Why Men’s Mental Health Matters
I speak on men’s mental health and consent because I’ve seen how vital these issues are. Over the past decade, I’ve volunteered in spaces such as veteran programs, suicide prevention work, crisis hotlines, shelters, and anti-trafficking initiatives. In every one of those environments, I witnessed how often men are denied the chance to set boundaries, feel safe in their own bodies, or say “no” without fear of judgment.
Consent is one of the most overlooked pieces. We’ve taught men how to hear “no,” but rarely that they’re allowed to say it themselves. From a young age, boys are conditioned to perform or comply, leaving them disconnected from their own limits. That disconnect not only harms them, but also shapes how they understand the boundaries of others. Teaching men that their “no” matters gives them agency, self-respect, and the foundation for healthier connections.

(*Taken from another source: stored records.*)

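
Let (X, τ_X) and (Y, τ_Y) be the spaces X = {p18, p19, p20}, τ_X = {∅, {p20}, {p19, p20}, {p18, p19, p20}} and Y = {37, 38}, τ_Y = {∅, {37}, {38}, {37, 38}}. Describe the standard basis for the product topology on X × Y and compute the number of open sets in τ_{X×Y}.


Basis B = {∅ × ∅, {p20} × {37}, {p20} × {38}, {p19, p20} × {37}, {p19, p20} × {38}, {p20} × {37, 38}, {p18, p19, p20} × {37}, {p18, p19, p20} × {38}, {p19, p20} × {37, 38}, {p18, p19, p20} × {37, 38}}; |τ_{X×Y}| = 16.

Enumerate products U × V with U ∈ τ_X, V ∈ τ_Y (deduplicated):
  ∅ × ∅ = {} (∅)
  {p20} × {37} = {(p20,37)}
  {p20} × {38} = {(p20,38)}
  {p19, p20} × {37} = {(p19,37), (p20,37)}
  {p19, p20} × {38} = {(p19,38), (p20,38)}
  {p20} × {37, 38} = {(p20,37), (p20,38)}
  {p18, p19, p20} × {37} = {(p18,37), (p19,37), (p20,37)}
  {p18, p19, p20} × {38} = {(p18,38), (p19,38), (p20,38)}
  {p19, p20} × {37, 38} = {(p19,37), (p19,38), (p20,37), (p20,38)}
  {p18, p19, p20} × {37, 38} = {(p18,37), (p18,38), (p19,37), (p19,38), (p20,37), (p20,38)}
These 10 distinct sets form the basis B.
Close under arbitrary unions to get τ_{X×Y}; counting gives |τ_{X×Y}| = 16.


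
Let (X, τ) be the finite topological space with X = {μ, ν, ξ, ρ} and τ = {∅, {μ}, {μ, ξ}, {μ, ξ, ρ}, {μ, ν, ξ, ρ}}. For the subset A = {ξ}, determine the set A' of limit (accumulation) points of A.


A' = {ν, ρ}

For each x ∈ X, list the open sets U ∈ τ with x ∈ U, then check whether U ∩ (A ∖ {x}) ≠ ∅ for every such U.
  x = μ: open {μ} ∋ x has {μ} ∩ (A ∖ {μ}) = ∅, so x is NOT a limit point.
  x = ν: opens ∋ x are {μ, ν, ξ, ρ}; each meets A ∖ {ν}, so x IS a limit point.
  x = ξ: open {μ, ξ} ∋ x has {μ, ξ} ∩ (A ∖ {ξ}) = ∅, so x is NOT a limit point.
  x = ρ: opens ∋ x are {μ, ξ, ρ}, {μ, ν, ξ, ρ}; each meets A ∖ {ρ}, so x IS a limit point.
Collecting: A' = {ν, ρ}.


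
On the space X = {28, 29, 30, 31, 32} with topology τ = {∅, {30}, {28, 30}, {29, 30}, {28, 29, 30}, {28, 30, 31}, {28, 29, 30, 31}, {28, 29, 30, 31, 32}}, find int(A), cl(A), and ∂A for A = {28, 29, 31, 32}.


int(A) = ∅, cl(A) = {28, 29, 31, 32}, ∂A = {28, 29, 31, 32}.

Closed sets in (X, τ) are complements of opens:
  closed(X, τ) = {∅, {32}, {29, 32}, {31, 32}, {28, 31, 32}, {29, 31, 32}, {28, 29, 31, 32}, {28, 29, 30, 31, 32}}.
int(A) = ⋃ {U ∈ τ : U ⊆ A}. Opens contained in A: ∅.
Taking the union of these: int(A) = ∅.
cl(A) = ⋂ {C closed : A ⊆ C}. Closed sets containing A: {28, 29, 31, 32}, {28, 29, 30, 31, 32}.
Intersecting these: cl(A) = {28, 29, 31, 32}.
∂A = cl(A) ∖ int(A) = {28, 29, 31, 32} ∖ ∅ = {28, 29, 31, 32}.


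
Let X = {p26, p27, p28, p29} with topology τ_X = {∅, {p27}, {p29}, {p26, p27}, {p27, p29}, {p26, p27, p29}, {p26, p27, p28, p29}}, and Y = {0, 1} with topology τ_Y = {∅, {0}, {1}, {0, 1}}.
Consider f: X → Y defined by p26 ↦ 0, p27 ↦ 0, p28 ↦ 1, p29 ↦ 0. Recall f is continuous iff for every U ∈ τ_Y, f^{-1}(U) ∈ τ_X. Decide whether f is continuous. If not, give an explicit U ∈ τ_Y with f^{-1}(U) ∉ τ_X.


f is NOT continuous.

Compute f^{-1}(U) for each U ∈ τ_Y:
  U = ∅: f^{-1}(U) = ∅ ∈ τ_X ✓.
  U = {0}: f^{-1}(U) = {p26, p27, p29} ∈ τ_X ✓.
  U = {1}: f^{-1}(U) = {p28} ∉ τ_X ✗.
  U = {0, 1}: f^{-1}(U) = {p26, p27, p28, p29} ∈ τ_X ✓.
Found U = {1} with f^{-1}(U) = {p28} not in τ_X. Therefore f is NOT continuous.


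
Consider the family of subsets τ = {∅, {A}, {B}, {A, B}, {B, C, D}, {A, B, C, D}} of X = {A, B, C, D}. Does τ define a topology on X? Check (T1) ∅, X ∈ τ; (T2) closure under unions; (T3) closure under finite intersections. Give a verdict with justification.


τ IS a topology on X.

Axiom (T1): ∅ ∈ τ? Yes; X ∈ τ? Yes.
Axiom (T2/T3): check pairwise unions and intersections of members of τ.
All pairwise intersections and unions checked — each lies in τ. Therefore τ satisfies (T1), (T2), (T3): it IS a topology on X.


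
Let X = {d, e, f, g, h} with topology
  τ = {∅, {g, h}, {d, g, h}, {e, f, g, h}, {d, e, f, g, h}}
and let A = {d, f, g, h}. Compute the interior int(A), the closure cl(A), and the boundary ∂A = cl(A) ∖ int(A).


int(A) = {d, g, h}, cl(A) = {d, e, f, g, h}, ∂A = {e, f}.

Closed sets in (X, τ) are complements of opens:
  closed(X, τ) = {∅, {d}, {e, f}, {d, e, f}, {d, e, f, g, h}}.
int(A) = ⋃ {U ∈ τ : U ⊆ A}. Opens contained in A: ∅, {g, h}, {d, g, h}.
Taking the union of these: int(A) = {d, g, h}.
cl(A) = ⋂ {C closed : A ⊆ C}. Closed sets containing A: {d, e, f, g, h}.
Intersecting these: cl(A) = {d, e, f, g, h}.
∂A = cl(A) ∖ int(A) = {d, e, f, g, h} ∖ {d, g, h} = {e, f}.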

This mission is deeply personal to me. I am a rape survivor and someone who has spent much of my life navigating unwanted advances. I know what it feels like when boundaries are ignored, and I also know the importance of men learning that they have the right to set and hold their own. These truths are linked: when men are supported in self-awareness, consent, and emotional grounding, they are less likely to cause harm and more likely to create relationships built on respect.
As a somatic healer, I’ve seen the power of bringing people back into their bodies. Our bodies tell us “yes,” “no,” and “not yet.” When men are cut off from that internal guidance, they lose access to the compass that supports intimacy, safety, and mental health. Helping them reconnect is life-changing – not just for them, but for their families and communities too.
My purpose is to create spaces where men are not shamed for their struggles, silenced in their pain, or pathologized for their sexuality. Instead, I want men to have tools for grounding, communication and vulnerability. Because when men are supported to heal, everyone benefits.